Dans tout cela, on ne peut faire l'économie d'aucune étape, sous peine de ne rien comprendre, de sorte que je ne peux moi-même rien omettre.
On voit ici combien l'abstraction peut-être difficile.

Comment créer les conditions de la pérennisation des métiers artisanaux du goût

 Lors d’une discussion avec un artisan pâtissier, qui s’émouvait de la difficulté à recruter du personnel, il a été rappelé (H. This) que, pour une pratique « traditionnelle », il y a des rendements « traditionnels », à savoir que la main d’oeuvre est nécessairement abondante, pour un rendement faible.

On peut s’étonner que les métiers du goût aient si peu évolué techniquement (et s’interroger pour savoir si des activités qui n’ont pas évolué sont pérennes) :
- alors que les transports ont évolué (on ne va plus en char à bœufs, mais en voiture ou en avion),
- alors que les métiers du tertiaire ont évolué (on n’utilise plus des stylos mais des outils numériques),
- alors que les systèmes de production ont évolué (les tracteurs dans les champs peuvent être radio-pilotés, et commandés par satellites, au mètre près),
- alors que l’industrie alimentaire a évolué,
- alors que les coûts de l’énergie augmentent (électricité, gaz).

Oui, il faut répéter que les métiers de l’artisanat (cuisine, pâtisserie, charcuterie, boulangerie, boucherie, etc.) sont restés très en retard (résistant notamment à la « cuisine moléculaire », par le passé, et à la cuisine de synthèse, depuis 20 ans), avec notamment :
- des horaires décalés,
- des bas salaires (normal, en quelque sorte, pour des rendements de travail faibles),
- des conditions physiques difficiles (chaleur, bruit, stress, station debout).

L’analyse de ce tableau désolant conduit à une conclusion inéluctable : il faut changer les conditions de production.

Pourquoi n’a-t-on pas encore assis les personnels, alors que la proposition a été faite dès 1980 ?
Lors du séminaire, un pâtissier témoigne du fait qu’il a été mal vu, dans la société où il travaillait, quand il s’asseyait pour peler des pommes !

Pourquoi l’induction n’a-t-elle pas entièrement remplacé les systèmes à gaz ou les plaques électriques ?
On rappelle à ce sujet que, naguère, les feux étaient allumés toute la journée dans les cuisines (observation personnelles à de nombreuses reprises, H. This) ! Et l’on signale aussi que l’induction a un rendement énergétique de 80 % environ, contre 20 % pour les systèmes anciens (voir un des comptes rendus des premiers séminaires).

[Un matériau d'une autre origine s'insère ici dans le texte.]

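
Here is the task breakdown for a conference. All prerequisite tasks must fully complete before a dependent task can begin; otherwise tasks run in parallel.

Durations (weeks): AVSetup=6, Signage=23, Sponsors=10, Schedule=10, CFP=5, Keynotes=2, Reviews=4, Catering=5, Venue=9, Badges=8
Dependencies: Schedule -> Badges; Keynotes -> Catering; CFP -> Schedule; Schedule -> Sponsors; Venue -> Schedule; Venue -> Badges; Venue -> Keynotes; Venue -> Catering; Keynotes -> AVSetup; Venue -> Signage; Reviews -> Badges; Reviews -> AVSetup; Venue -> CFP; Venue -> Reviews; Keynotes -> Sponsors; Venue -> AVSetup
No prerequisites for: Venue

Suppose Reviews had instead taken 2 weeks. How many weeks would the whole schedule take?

The binding path is Venue→CFP→Schedule→Sponsors = 9+5+10+10 = 34; finish at 34 weeks.
The longest path through Reviews is only 21 weeks, so Reviews has float 13.
That remains the longest chain; total 34 weeks.

34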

Pourquoi l’induction n’est-elle pas absolument partout ?

Pourquoi fait-on encore de la production par lots alors que l’on pourrait faire de la (petite) série ?
Cela impose que les fabricants de matériels proposent mieux que l’offre actuelle. On observe que la cuisson à basse température s’est imposée, mais que les possibilités d’innovation sont considérables.

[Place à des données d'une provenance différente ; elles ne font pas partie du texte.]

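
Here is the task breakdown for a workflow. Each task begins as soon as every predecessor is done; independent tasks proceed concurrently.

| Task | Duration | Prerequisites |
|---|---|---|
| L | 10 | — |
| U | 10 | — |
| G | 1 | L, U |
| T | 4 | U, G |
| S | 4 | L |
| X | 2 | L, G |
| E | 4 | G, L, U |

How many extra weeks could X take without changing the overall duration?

2

L→G→T = 10+1+4 = 15 sets the makespan at 15 weeks.
The longest chain containing X totals 13 weeks.
So X can slip 15 − 13 = 2 weeks.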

Pourquoi utilise-t-on encore des siphons (mieux que des fouets!) alors qu’a été proposée
l’utilisation de systèmes plus durables (pas de cartouches), avec des pompes ?

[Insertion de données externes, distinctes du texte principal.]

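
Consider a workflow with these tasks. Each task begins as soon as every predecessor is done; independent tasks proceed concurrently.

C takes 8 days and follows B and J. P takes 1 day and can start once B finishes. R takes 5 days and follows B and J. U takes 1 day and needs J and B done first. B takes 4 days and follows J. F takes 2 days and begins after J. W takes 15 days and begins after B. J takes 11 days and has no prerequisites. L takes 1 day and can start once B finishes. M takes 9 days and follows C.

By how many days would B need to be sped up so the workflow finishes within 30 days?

2

Current finish: 32 days; target: 30.
B is on every critical path, so each day cut from B cuts the finish by one (this holds down to a finish of 29).
Need 32 − 30 = 2 days off B → B becomes 2 days, finish becomes 30.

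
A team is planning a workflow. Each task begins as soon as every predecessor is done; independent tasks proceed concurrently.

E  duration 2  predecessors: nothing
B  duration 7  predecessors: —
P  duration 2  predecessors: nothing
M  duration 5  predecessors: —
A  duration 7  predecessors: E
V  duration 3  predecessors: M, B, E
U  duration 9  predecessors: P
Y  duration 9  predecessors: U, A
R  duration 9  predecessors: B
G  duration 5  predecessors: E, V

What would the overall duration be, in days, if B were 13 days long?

22

Baseline: P→U→Y = 2+9+9 = 20 → 20 days.
B has 4 days of float (longest path through it is 16).
The binding chain switches to B→R = 13+9 = 22; finish 22 days.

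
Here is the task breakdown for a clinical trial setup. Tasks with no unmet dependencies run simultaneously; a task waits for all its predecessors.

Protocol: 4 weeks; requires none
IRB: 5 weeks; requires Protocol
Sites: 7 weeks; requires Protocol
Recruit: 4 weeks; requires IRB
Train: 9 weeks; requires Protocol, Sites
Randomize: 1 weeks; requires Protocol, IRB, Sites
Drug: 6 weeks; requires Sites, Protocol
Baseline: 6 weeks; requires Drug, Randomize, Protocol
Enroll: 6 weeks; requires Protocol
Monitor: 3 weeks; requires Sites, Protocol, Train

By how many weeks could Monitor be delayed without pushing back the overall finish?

0

Protocol→Sites→Train→Monitor = 4+7+9+3 = 23 sets the makespan at 23 weeks.
Longest path through Monitor: 23 weeks (earliest finish 23, latest finish 23).
So Monitor can slip 23 − 23 = 0 weeks.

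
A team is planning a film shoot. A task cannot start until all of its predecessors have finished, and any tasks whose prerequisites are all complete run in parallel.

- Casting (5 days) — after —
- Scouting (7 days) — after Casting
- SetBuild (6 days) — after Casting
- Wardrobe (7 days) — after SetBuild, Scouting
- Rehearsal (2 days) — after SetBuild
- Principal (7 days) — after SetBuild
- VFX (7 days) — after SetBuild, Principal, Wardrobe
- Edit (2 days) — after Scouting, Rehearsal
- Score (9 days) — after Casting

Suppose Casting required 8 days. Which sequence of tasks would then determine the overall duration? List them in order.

As given, the longest chain is Casting→Scouting→Wardrobe→VFX = 5+7+7+7 = 26, so the finish is 26 days.
Casting lies on that path, so at 8 days the path becomes 29 days.
That remains the longest chain; total 29 days.

Casting, Scouting, Wardrobe, VFX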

Pourquoi voit-on encore des systèmes de poche à douille au lieu de systèmes plus rapides ?
S’est-on vraiment demandé si les casseroles étaient les ustensiles nécessaires pour la cuisine ?
Là, on rappelle un commentaire d’un élève ingénieur, lors d’un Concours cuisine des grandes écoles : « Mais si on n’a plus de casserole, comment fera-t-on ? ». En réalité, les casseroles sont une survivance antique, et bien des possibilités existent. Par exemple :
- dans les robots cuiseurs modernes, c’est un bol qui reçoit les aliments qui seront mélangés, mixés, chauffés, etc. ;
- d’autre part, on observera que les chimistes ont de nombreux ustensiles spécialisés pour chauffer des mélanges (du ballon au Soxhlet) ;
- la cuisson au four ne nécessite pas de casserole ;
- la cuisson au four à micro-ondes non plus ;
- et l’on peut même considérer des tubes à résistances chauffantes pour des cuisson en continu, plutôt qu’en lots.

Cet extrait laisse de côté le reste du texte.